The headline story of Q3 FY26 is simple: operational momentum is real, margins are expanding structurally, and management is disciplined about returning capital. The subheadline is messier: the company underwent a brutal three-way demerger in March 2025 that stripped away the high-margin BPM business (now Digitide) and the asset management business (now Bluspring). What remains is pure-play staffing — which is higher-volume, lower-margin, but more predictable. Some investors cheered. Others panicked.
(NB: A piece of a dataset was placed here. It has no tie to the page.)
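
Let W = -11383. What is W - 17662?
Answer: -29045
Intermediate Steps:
W - 17662 = -11383 - 17662 = -29045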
The stock has been essentially flat for 3 years.

Demerger Update (March 2025): Quess split into three entities. The post-demerger Quess Corp is workforce management focused; Digitide Solutions carries the tech/BPO/insurance services; Bluspring Enterprises owns facility and asset management. ICRA reaffirmed AA(Stable) ratings for the post-demerger Quess, citing “strong market position” and “healthy credit metrics.” The market, however, remains skeptical.

Hire, Deploy, Collect, Repeat. That’s The Entire Play.